Be that as it may, here is what Don had to say on “The Subject of ‘50s Instrumentals.”

“The Twentieth Century was a great period for American music. Every generation has had its own music. We have our favorite songs that evoke memories of the past and bring just a little more happiness to the present. At least, it used to be that way.

“The 1940s and the ’50s are my favorite musical period. The Big Band sound was in full swing in the ‘40s. And then things changed. Frank Sinatra proved a singer could go it alone when he split from Tommy Dorsey and crooned his way to stardom.

“With the advent of the fifties, less emphasis was put on the Big Band sound. The singer became the focal point of musical entertainment. And a new kind of music was coming — Rock ’n Roll.

“The advent of the sixties saw the single singer like Elvis Presley, Bobby Vinton, Bobby Darin, Frankie Avalon, Paul Anka, Ricky Nelson and Brenda Lee.

“This kind of singer dominated the charts, and then evolved as the decade progressed and the groups gradually took over.

“Yet — there was a musical genre in the ’50s that we tend to overlook but was quite extraordinary — instrumental music.

“Great songs! Great listening! Here is a trip back in ’50s musical memory — ‘50s instrumentals.
“So let’s go back once more in time and enjoy the ’50s.”

His letter was signed “Musically, Don Miller,” and he enclosed a CD of a couple dozen songs that he apparently put together himself.

However he did it, the result was wonderful.

I thought you might enjoy Don’s comments, so here are a few more he has sent me over the years. (As I have told you before, I have a tendency to accumulate things, including notes.) All of them were accompanied by CDs. For example:

“I could not resist sending you this CD. It was recorded in London — 1959. And Basie’s phenomenal instrument of a band swung even more than its great predecessors.

“But what I really noticed is that it has more Basie piano than I have heard on previous recordings, and it illustrates how music can come with so few notes. Enjoy!

“Also, for the lady of the house I cooked up a special Valentine present from you. ‘I Love You Just the Way You Are,’ five times (or more.)”

Thanks so much, Don. Much appreciated. She appreciated it also. By the way, his reference is to William (Count) Basie of Red Bank, N.J.

Want more? Here’s another letter Don wrote nearly three years ago:

“Here’s one I think you will enjoy. Oscar’s not only a great player, but a fantastic accompanist. Musical regards.”

The CD contained 11 songs recorded by Anita O’Day with the Oscar Peterson Trio. Incredible! In my view, Oscar Peterson was the greatest pianist who ever lived, and Anita was the second greatest female vocalist of all time. No. 1 was Sarah Vaughan.

I have room for one more note from Don:

“I just returned from Florida. Last Saturday night I attended a concert of the Symphonic Band of the Palm Beaches. The concert featured Dr. Bill Prince.

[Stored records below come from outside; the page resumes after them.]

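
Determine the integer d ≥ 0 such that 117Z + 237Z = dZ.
In the PID Z, (a, b) is generated by gcd(a, b). Compute gcd(237, 117) with the extended Euclidean algorithm, tracking rows (r, s, t) with s·237 + t·117 = r:
  row A: (237, 1, 0)   [1·237 + 0·117 = 237]
  row B: (117, 0, 1)   [0·237 + 1·117 = 117]
  237 = 2·117 + 3   → row C = row A − 2·row B = (3, 1, −2)   [check: 1·237 − 2·117 = 3]
  117 = 39·3 + 0   → remainder 0, stop. gcd = 3 (last nonzero row C).
So gcd(117, 237) = 3, with Bézout identity 1·237 − 2·117 = 3. Containment (⊇): the Bézout identity exhibits 3 as an element of (117, 237), giving (3) ⊆ (117, 237). Containment (⊆): since 3 | 117 and 3 | 237 (117 = 3·39, 237 = 3·79), every Z-linear combination of 117 and 237 is divisible by 3, so (117, 237) ⊆ (3). Therefore (117, 237) = (3), d = 3.

Final answer: (117, 237) = (3); d = 3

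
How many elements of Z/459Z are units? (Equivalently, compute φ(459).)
Z/459Z has φ(459) = 288 units

An element a ∈ Z/459Z is a unit iff gcd(a, 459) = 1, so the number of units is φ(459). φ is multiplicative, with φ(p^e) = p^e − p^(e−1). Factorise 459 = 3^3 · 17. Then
  φ(459) = (3^3 − 3^2) · (17 − 1) = 18 · 16 = 288.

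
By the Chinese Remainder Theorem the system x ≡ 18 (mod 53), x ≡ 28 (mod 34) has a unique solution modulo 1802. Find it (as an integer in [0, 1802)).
The moduli 53, 34 are pairwise coprime, so by the CRT there is a unique solution mod 53·34 = 1802.
Solve by successive substitution. Start with x ≡ 18 (mod 53).
  Combine with x ≡ 28 (mod 34): write x = 18 + 53·t and require 18 + 53·t ≡ 28 (mod 34), i.e. 53·t ≡ 28 − 18 ≡ 10 (mod 34). Since 53^(−1) ≡ 9 (mod 34) (53 ≡ 19 (mod 34)), t ≡ 9·10 ≡ 22 (mod 34). So x ≡ 18 + 53·22 = 1184 (mod 1802).
Unique solution in [0, 1802): x = 1184.

Final answer: x ≡ 1184 (mod 1802); the representative in [0, 1802) is 1184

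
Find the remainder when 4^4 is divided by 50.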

“Bill is a musician extraordinaire. I’m going to sound like a broken record, but here again is a CD that is one of the best I’ve ever heard.

“Dr. Prince plays every instrument on the CD. The phrase ‘jack-of-all-trades and master of none’ — well, Bill Prince is the ace-king of musical instruments and master of them all.

“I think you will enjoy this one-man show.”

I sure did. I hope you enjoyed Don’s commentaries.

And taking this route to writing a column saved me no time at all. It took me as long to type this column as it takes me any other Monday afternoon, when I’m trying to get home so I can watch Sam Rutigliano’s comments on Sunday’s Browns game that I recorded Sunday night, because he comes on after my bedtime.